Priscilla Kibbee

I love to travel all over the globe shopping for textiles to add to my wearable art. I have taught quilting to school children in Nepal, seminole patchwork to seamstresses in Thailand, and jackets and embellishment to quilters in Turkey where I also served as a judge at 2 of their International Quilt Shows. I have created garments for 5 Fairfield and Bernina Fashion Shows and teach classes on embellishment and wearable art. Lately I have been leaning more toward making art quilts.

Friday, June 11, 2010

Bomb Disposal in Laos

My friend Phon Sai, the former monk, just finished an Advanced Bomb Disposal course in Laos. He wasn't in town on my last trip in February but I hope to see him in November.





Phon Sai remembers vividly the day he picked up a cluster bomb in the forest of Laos’ Xiang Quang province. It was the size and shape of a tennis bal—— about the same size as the balls Laotian children use to play a game they call bou.
And it was irresistible.
“We saw them all the time, and nothing ever happened. But when I picked this one up, it went bang,” he says.
Silavan was luckier than most.

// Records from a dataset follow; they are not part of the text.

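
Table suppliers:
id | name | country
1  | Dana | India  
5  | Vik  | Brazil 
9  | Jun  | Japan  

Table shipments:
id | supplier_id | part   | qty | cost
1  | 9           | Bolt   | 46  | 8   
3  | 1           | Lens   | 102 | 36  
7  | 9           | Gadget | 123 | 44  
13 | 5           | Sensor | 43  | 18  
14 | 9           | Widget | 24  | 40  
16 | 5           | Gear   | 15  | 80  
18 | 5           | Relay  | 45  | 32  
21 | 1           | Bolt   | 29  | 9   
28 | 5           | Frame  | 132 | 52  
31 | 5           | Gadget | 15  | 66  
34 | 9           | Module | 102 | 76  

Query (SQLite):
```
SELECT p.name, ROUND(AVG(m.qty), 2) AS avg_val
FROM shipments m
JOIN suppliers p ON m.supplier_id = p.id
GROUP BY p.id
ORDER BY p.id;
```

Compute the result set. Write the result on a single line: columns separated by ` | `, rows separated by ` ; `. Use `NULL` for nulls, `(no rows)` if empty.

Join each shipments row to its suppliers via supplier_id.
Group joined rows by suppliers.id; compute ROUND(AVG(m.qty), 2) per group.
  1: ids {3, 21} → ROUND(AVG(m.qty), 2)=65.5
  5: ids {13, 16, 18, 28, 31} → ROUND(AVG(m.qty), 2)=50
  9: ids {1, 7, 14, 34} → ROUND(AVG(m.qty), 2)=73.75

Dana | 65.5 ; Vik | 50 ; Jun | 73.75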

He wasn’t seriously injured by the cluster bomb but 20 years later still has the scars on his arms, leg and neck. “I was very, very stupid to play with this thing,” he says. “And my grandmother sent me to off to be re-educated at the temple because I was a naughty boy.” Becoming a monk was also the only way he could possibily afford school.
He seems to have learned his lesson. Today he is a field operations manager for the Mines Advisory Group (MAG) in Laos, helping find and render harmless leftover ordnance from a near-forgotten war.
The war ended 35 years ago, but left a deadly legacy. The U.S. military dropped more than 1.6 million tons of bombs on Laos during the war in Vietnam. That’s more bombs than it dropped on all of Europe during World War II, making Laos the most heavily bombed country in the world on a per capita basis.
Most of the unexploded ordnance, known as UXO, is near Laos’ long border with Vietnam.. bombs dropped as part of the U.S. effort to disrupt communist supply lines along the so-called Ho Chi Minh Trail, much of which ran through Laos.

Khammoune province is one such area. It’s about a five-hour drive south and east of the capital Vientiene on Highway 12, not far from the border with Vietnam. Among the soaring limestone hills and lush green jungle, leftover ordnance isn’t hard to find.
Silavan says it’s not just bomb-disposal teams that are looking for the ordnance in one of the poorest countries in Asia.
“Sometimes, the villagers attempt to open the big bombs to sell the metal and the explosives inside to scrap dealers,” he says.
Bomb casings from high quality U.S.-made bombs weighing up to 2,000 pounds can fetch more than $100. Empty cluster bomb containers, which once contained up to 600 of the deadly, tennis-ball-size explosives, are also used for decoration, or as planters.
On a recent morning in Khammoune, a bomb-disposal team quickly uncovers a half-dozen small cluster munitions, which it marks and then destroys where they were found. It is too dangerous to move them, Silavan says. Mine disposal technicans make about $220 a month, more than they can possibly make as a laborer or farmer.
The sound of the simultaneous, controlled detonations bounces off the surrounding limestone hills.
Leftover unexploded ordnance hasn’t made the Laotians poor but it has helped keep them poor.
Lots of agricultural land is denied to people because of the presence of UXO, and this is the main problem. It prolongs poverty because people can’t do what they need to do. If they know that UXO is present, they will not plow deeply enough to get a good quality crop.
MAG and other groups work to help farmers clear their land and try to educate them about the dangers posed by unexploded ordnance.
In Khammoune province, MAG has used money from the U.S. State Department and the Department of Agriculture to clear 125 schools and the land around them.
At a school in Ban Na Thin, students use their after-school hours to water a large garden next to their classroom. The vegetables grown there are divided up and taken home to help augment their families’ diet in an area of the country where finding enough food is still a problem.
Funding for bomb removal is another problem. The current budget is less than $3 million a year. There is no problem spending the money, but supply isn’t keeping up with demand. They can’t clear everybody’s land and have to choose the poorest or most marginalized communities. The ideal thing is to clear the whole community but they simply don’t have the resources to do that.
And there’s no guarantee that MAG’s efforts at outreach and education will be enough, even in places they have made safer.
Children at the school in Ban Na Thin say they know better than to play with unexploded ordnance. Asked if he believes the children, MAG field boss Silavan says he does. But after thinking about it, he adds: “Maybe not, but I hope so.”